En julio de 2009, no recuerdo cuál fue el detonante, se me ocurrió entrar en el Registro del ISBN para buscar mi libro. Mi novela no aparecía por ningún lado. Por si era problema mío y había hecho algo mal al consultar, escribí al Registro. Esta fue su contestación:
«Asunto: Situación de la obra con ISBN: 978-84-936172-2-6 CRM:0046458
Estimada Marta,
El ISBN de referencia hasta la fecha no ha sido notificado a la Agencia Española ISBN. La editorial posee un listado de autoasignación de ISBNs, pero debe comunicarnos cada obra que vayan editando. Para que le aclaren el motivo por el cual no han solicitado el ISBN para su obra, debe ponerse en contacto directamente con la editorial.
Atentamente,
Agencia Española ISBN»
El libro había empezado a venderse en diciembre del año anterior sin inscribirlo en el Registro. Ni el mío ni ningún otro, salvo el del propio editor. Como decía el gerente, las locuras nunca jugaban en su contra. No salía de mi estupor, a pesar de lo que llevaba a cuestas. Casi me alegré de no haberlo sabido antes. Estábamos en la fase de desconexión y, a esas alturas, ¿qué importaba? Aun así, quería que quedara constancia de la existencia de mi criatura, que no fuera un fantasma.

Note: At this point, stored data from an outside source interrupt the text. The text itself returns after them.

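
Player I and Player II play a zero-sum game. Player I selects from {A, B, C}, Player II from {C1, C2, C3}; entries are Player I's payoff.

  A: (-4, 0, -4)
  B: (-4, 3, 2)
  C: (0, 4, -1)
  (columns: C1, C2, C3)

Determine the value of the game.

-4/7

Row minima: A → -4, B → -4, C → -1; maximin = -1.
Column maxima: C1 → 0, C2 → 4, C3 → 2; minimax = 0.
-1 ≠ 0, so there is no saddle point; optimal play is mixed.
A is strictly dominated by C, so Player I never plays it.
C2 is strictly dominated by C1 (it gives Player I strictly more in every row), so Player II never plays it.
On the remaining 2×2 (B, C vs C1, C3):
Let Player I play B with probability p. Expected payoff against C1: (-4)p + 0(1−p) = −4p; against C3: 2p + (-1)(1−p) = 3p − 1.
Setting these equal: −4p = 3p − 1 ⇒ −7p = -1 ⇒ p = 1/7, and the value is (-4)·(1/7) = -4/7.
For Player II: with q = P(C1), equating B's and C's payoffs gives −6q + 2 = q − 1 ⇒ q = 3/7.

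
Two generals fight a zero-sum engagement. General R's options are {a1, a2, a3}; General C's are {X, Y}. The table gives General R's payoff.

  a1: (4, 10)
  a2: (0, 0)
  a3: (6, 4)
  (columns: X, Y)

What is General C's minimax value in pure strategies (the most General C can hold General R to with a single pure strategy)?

6

Column maxima: X → 6, Y → 10.
The smallest of these is 6.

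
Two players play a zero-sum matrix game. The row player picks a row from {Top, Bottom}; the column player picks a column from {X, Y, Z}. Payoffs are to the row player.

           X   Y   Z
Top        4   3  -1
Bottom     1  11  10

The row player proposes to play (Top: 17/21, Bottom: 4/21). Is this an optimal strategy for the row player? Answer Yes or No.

No

Against X this mix gives (17/21)·4 + (4/21)·1 = 24/7.
Against Y this mix gives (17/21)·3 + (4/21)·11 = 95/21.
Against Z this mix gives (17/21)·(-1) + (4/21)·10 = 23/21.
The column player will play Z, holding the row player to 23/21. Shifting weight toward the row that does better against Z would raise this floor (the equalizing mix achieves 41/14 against both Z and X), so the proposed strategy is not optimal.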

Seguía apareciendo y desapareciendo. Me escribía tonterías, promesas, amenazas. El ánimo de V. daba más bandazos que un barco en la tormenta perfecta. Un día su empresa iba a ser la referencia nacional en el mundo editorial y al siguiente no quería saber nada de ella, porque todos éramos unos desagradecidos y egoístas. La amenaza de largarse a Brasil tomaba cuerpo y en julio aún no se había conseguido que firmara la rescisión. Yo aguantaba con temple con la vista puesta en mi objetivo: recuperar mi libro. Por fin, a primeros de agosto, en un día de euforia vete a saber por qué, el sufrido gerente le puso delante el documento y lo firmó sin poner ninguna pega.
Después de eso voló y se pasó el verano por esos mundos exóticos ―en Brasil, según creo―, ya fuera tocando los bongos o haciendo yoga. Pensé que no volvería a saber de él, que mis problemas habían acabado, pero con V. siempre quedaba alguna sorpresa en el aire, algo imposible de prever, y, cuando agotó sus fondos allende los mares, regresó con nuevos bríos.